Yes, the right thing to do would be to replace large chunks of this and design a better normalized data solution that satisfied all the systems involved. Unfortunately, in this instance I don't have the luxury of time or money to go that route. I wouldn't describe myself as a experienced developer, but I have been in this business for a long time, and I know the kind of hole I'm digging for myself by choosing this method.

> I've decided to make use of the MySQL GROUP_CONCAT, and CONCAT_WS > functions to return a fast query result, with the consolidated fields > as one string. > The final data is to be displayed and downloaded (CSV), but not all > fields will be available for each "row", which makes serialization > awkward.

So what lead you to decide to use Rails for this? Given Rails has *no* practical EAV support (just a bit of munging with plugins), it strikes me as a strange decision to try to use it to analyse your data. Is there no "EAV data analysis" tool you can find to do the job, rather than having to create huge amounts of DB views and/or model manipulation.

It's more complex (isn't it always).
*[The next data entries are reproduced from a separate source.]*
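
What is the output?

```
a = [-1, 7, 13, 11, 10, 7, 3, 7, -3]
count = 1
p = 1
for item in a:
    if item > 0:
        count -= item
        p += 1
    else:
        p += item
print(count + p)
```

item=-1: not >0; p=0
item=7: >0, count = 1-7 = -6; p=1
item=13: >0, count = (-6)-13 = -19; p=2
item=11: >0, count = (-19)-11 = -30; p=3
item=10: >0, count = (-30)-10 = -40; p=4
item=7: >0, count = (-40)-7 = -47; p=5
item=3: >0, count = (-47)-3 = -50; p=6
item=7: >0, count = (-50)-7 = -57; p=7
item=-3: not >0; p=4
count+p = (-57)+4 = -53

-53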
A large part of the database is well-formed, normalized and friendly. This little area that only recently came to my attention is not (EAV). Rather than re-tool my entire solution design, I'm sticking to the original plan, and shoe- horn this section in (and it is a relatively small section in the scheme of things).
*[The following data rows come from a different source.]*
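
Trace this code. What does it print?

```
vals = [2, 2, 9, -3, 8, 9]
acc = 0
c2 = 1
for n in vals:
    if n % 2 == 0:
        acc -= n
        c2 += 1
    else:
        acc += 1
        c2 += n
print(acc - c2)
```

-28

n=2: even, acc = 0-2 = -2; c2=2
n=2: even, acc = (-2)-2 = -4; c2=3
n=9: not even, acc = (-4)+1 = -3; c2=12
n=-3: not even, acc = (-3)+1 = -2; c2=9
n=8: even, acc = (-2)-8 = -10; c2=10
n=9: not even, acc = (-10)+1 = -9; c2=19
acc-c2 = (-9)-19 = -28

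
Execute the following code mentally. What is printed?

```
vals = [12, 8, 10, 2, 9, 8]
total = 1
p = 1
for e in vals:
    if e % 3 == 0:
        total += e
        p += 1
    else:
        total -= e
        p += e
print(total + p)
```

25

e=12: %3==0, total = 1+12 = 13; p=2
e=8: not %3==0, total = 13-8 = 5; p=10
e=10: not %3==0, total = 5-10 = -5; p=20
e=2: not %3==0, total = (-5)-2 = -7; p=22
e=9: %3==0, total = (-7)+9 = 2; p=23
e=8: not %3==0, total = 2-8 = -6; p=31
total+p = (-6)+31 = 25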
I freely admit that Rails is not the best solution for this. I'd even go as far as to say that it falls into the category of "right now I have a hammer, so everything looks like a nail", by which I mean: I don't do a lot of development, especially web-app development, and spent some time at the beginning of the year learning RoR. I liked it, even if I wasn't always using it in the manner for which it's most suitable. It's been suggested that something like "Sinatra" would be a much better fit for this, and quick peek seems to show that it probably would. However, in the short time available to complete this project, I can't deal with struggling to get through all the "gotchas" of another framework.

Lame excuses, I know. Completely at odds with the dogma of RoR development.
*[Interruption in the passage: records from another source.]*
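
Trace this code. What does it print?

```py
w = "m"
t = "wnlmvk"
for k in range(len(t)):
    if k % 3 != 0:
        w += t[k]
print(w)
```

k=0: skip
k=1: add 'n' → 'mn'
k=2: add 'l' → 'mnl'
k=3: skip
k=4: add 'v' → 'mnlv'
k=5: add 'k' → 'mnlvk'

mnlvk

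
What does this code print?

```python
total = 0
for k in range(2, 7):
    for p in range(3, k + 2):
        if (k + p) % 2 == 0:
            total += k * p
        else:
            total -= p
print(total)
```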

I'm not saying to *not* continue what you're doing - just curious that it seems you've picked a route that needs more work than should be reasonable, and don't seem to be looking at any other options. It's always worth considering admitting that you might be making lots of work for yourself and a new start may be more economical in the long run.

FWIW Many (6-ish) years ago I got an EAV data export from SurveyMonkey dumped on my desk, and after importing it into a SQL DB, I produced Excel cross-tabulated reports with a combination of a big plain old SQL query (with *lots* of joins! :slight_smile: to get the data into a "relation" equivalent, and used Excel's pivot-table functionality to do the "heavy lifting" of getting information from those rows.

With data migration, I generally opt to get down to the raw data and manipulate it all in code. I know it can be a little less efficient, but when it's my code, at least I know I can trust it, or at least fix it when it breaks. Having said that, the pivot table stuff in Excel can be pretty useful.

Okay, well, given you want to try to make your life easier in a very special and specific use-case, and I can see a bit more about the angle you're coming at this problem; If you're going to programmatically solve this in a potentially quick-and-dirty way, because the powers-that-be must be demanding the "reports", try seeing if OpenStructs [1] will help you build up collections of pseudo--relational-records made up from the EAV records. They're a nice solution for creating "something" that behaves like an AR object for the majority of time - you could even extend one of the "tableless model" [2] implementations to keep more standards in your interfaces.

[1] Class: OpenStruct (Ruby 3.1.2)

[2] ruby on rails 2 - ActiveRecord::Base Without Table - Stack Overflow or Google for others...

Interesting. OpenStruct might very well come in handy. Thanks.